星や波の動きを読みながら、伝統航海カヌー「ホクレア」で、ハワイから日本へ航海した経験を持つ内野加奈子さん。10年間のハワイ滞在を経て、現在は、持続可能な次の100年を創りだす人材を育成する「土佐山アカデミー」(高知市)でエデュケーションディレクターを務める。
「自然の変化を読み取る本質的な力は、仕事や生活にも生かせる。人間も生態系の一部として原点に立ち返り、揺るがない生き方をしてほしい」と語る。(聞き手・オルタナ副編集長=吉田広子、オルタナS副編集長=池田真隆)
■ コンパス無し、星や波の動きを頼りに日本まで航海
――ハワイに住んでいた頃に、伝統航海カヌー「ホクレア」で、数多くの航海を体験したそうですね。ホクレアではどのような航海をするのですか。

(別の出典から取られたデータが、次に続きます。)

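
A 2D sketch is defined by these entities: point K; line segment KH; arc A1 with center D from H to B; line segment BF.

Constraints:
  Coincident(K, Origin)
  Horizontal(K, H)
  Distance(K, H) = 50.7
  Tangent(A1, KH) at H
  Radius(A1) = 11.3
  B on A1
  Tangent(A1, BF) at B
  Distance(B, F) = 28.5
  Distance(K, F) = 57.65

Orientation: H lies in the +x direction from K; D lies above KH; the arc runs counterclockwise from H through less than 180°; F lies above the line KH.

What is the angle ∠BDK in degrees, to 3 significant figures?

153°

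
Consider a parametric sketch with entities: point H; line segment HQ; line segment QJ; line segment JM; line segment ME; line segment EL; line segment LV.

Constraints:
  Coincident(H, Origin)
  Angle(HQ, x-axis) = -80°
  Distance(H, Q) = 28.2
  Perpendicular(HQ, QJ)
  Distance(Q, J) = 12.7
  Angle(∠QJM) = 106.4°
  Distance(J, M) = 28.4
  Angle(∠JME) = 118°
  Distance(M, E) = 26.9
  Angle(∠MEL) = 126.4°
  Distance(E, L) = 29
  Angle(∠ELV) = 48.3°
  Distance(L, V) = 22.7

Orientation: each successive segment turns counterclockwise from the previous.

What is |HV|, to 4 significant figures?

9.573

H is at the origin; HQ runs at -80.0° with length 28.2, so Q = (4.897, -27.77). HQ ⟂ QJ, so QJ runs at 10.00°; with |QJ| = 12.7, J = (17.40, -25.57). ∠QJM = 106.4° gives JM at 83.60° from the x-axis; with |JM| = 28.4, M = (20.57, 2.657). ∠JME = 118.0° gives ME at 145.6° from the x-axis; with |ME| = 26.9, E = (-1.626, 17.85). ∠MEL = 126.4° gives EL at -160.8° from the x-axis; with |EL| = 29.0, L = (-29.01, 8.317). ∠ELV = 48.3° gives LV at -29.10° from the x-axis; with |LV| = 22.7, V = (-9.178, -2.723). Then |HV| = |V − H| = 9.573.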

海図やコンパスを持たず、星や波の変化、海鳥や風の動きなどを読み取って、航海します。クルーは11人で、ナビゲーターと呼ばれるベテランが舵を取ります。
星は全部で200種類くらいあり、クルーは全員、それぞれの位置と角度を覚えます。そうすると、地球を覆う巨大な「絵」ができます。自分を中心として、大きなコンパスが動いているようになり、どんな場所にいても自分がどこにいるのかが把握できるようになります。
自然の中にはたくさんのヒントが隠されています。そのヒントを見つけ出して、何が起きているのか変化を把握し、前に進んでいきます。
海と空だけしか見えないカヌーから、陸が見えたときには、大地や緑、そこに暮らしがあること、それだけで奇跡的だと感じます。